Proteins are one of the major building blocks of life, and they carry out many chemical reactions related to life. This includes how the body interacts with disease-causing agents. Understanding and treating diseases requires scientists to determine the structures and shapes of proteins involved in these interactions.
Three-dimensional computer modeling and electron microscopy are two of the tools scientists are currently using to help learn more about these proteins. To spur development of more effective tools, EMDataResource, a global organization for the storage and retrieval of three-dimensional electron microscopy data, sponsored the 2019 Cry0-EM Map-based Model Metrics Challenge. The goals of this challenge were to assess the quality of models that can be produced using current modeling software; check the reproducibility of modeling results from different software developers and users; and compare the performance of current metrics used for evaluation of models.

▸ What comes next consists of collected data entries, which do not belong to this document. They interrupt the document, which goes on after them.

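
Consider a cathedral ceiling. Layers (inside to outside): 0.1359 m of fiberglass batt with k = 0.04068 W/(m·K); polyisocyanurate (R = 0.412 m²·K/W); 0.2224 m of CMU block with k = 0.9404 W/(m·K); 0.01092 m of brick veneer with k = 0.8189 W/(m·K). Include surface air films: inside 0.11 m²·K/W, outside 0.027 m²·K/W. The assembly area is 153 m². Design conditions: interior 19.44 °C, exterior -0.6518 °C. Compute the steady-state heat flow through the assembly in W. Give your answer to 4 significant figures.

0.1359/0.04068 = 3.3407
0.2224/0.9404 = 0.2365
0.01092/0.8189 = 0.013335
R_total = 0.11 + 3.3407 + 0.412 + 0.2365 + 0.013335 + 0.027 = 4.1395 m²·K/W
Q = A·ΔT/R = 153 × (19.44 − (-0.6518)) / 4.1395 = 742.61 W

742.6 W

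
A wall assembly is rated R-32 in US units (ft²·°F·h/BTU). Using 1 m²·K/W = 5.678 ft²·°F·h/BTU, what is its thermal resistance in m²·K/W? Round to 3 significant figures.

5.64 m²·K/W

R_SI = 32/5.678 = 5.636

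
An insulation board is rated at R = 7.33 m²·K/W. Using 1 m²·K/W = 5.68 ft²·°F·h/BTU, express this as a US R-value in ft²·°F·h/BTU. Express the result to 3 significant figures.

41.6 ft²·°F·h/BTU

R_US = 7.33 × 5.68 = 41.63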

Abhishek Singharoy, researcher with the Arizona State University Biodesign Center for Applied Structural Discovery and assistant professor with ASU’s School of Molecular Sciences, led the CryoFold team. Singharoy’s group was recognized in the challenge for doing very well in both lower-resolution and higher-resolution targets. CryoFold is an Ab-initio modeling platform interfacing between three popular software tools such as MAINMAST, developed by Dr. Genki Terashi and Professor Daisuke Kihara at Purdue University, Modeling Employing Limited Data (MELD) developed by Dr. Alberto Perez, now at University of Florida and Professor Ken Dill, Stony Brook University, and Resolution Exchange Molecular Dynamics Flexible Fitting (ReMDFF) developed by Dr. Singharoy and Professor Klaus Schulten, University of Illinois at Urbana-Champaign.
Singharoy noted: “The work assessed by members of Protein Data Bank (PDB) and Electron-Microscopy Data Bank (EMDB) highlights the importance of integrative modeling in the fields of structural biology, biophysics and biochemistry. It is very encouraging for our team members to see the excellent performance of molecular dynamics flexible fitting (MDFF) methods in this competition.”
“It is exciting to see the advances and successes coming from combining cryoEM maps and computational tools to provide atomistic detail of proteins. Solving the protein structure is crucial to understanding how they work and to design new drugs that target them,” said Perez.
A paper on the results of the competition is published in the journal Nature Methods.
Singharoy offered, “Understanding three-dimensional protein structures will help us tackle many chronic and fatal diseases associated with proteins.”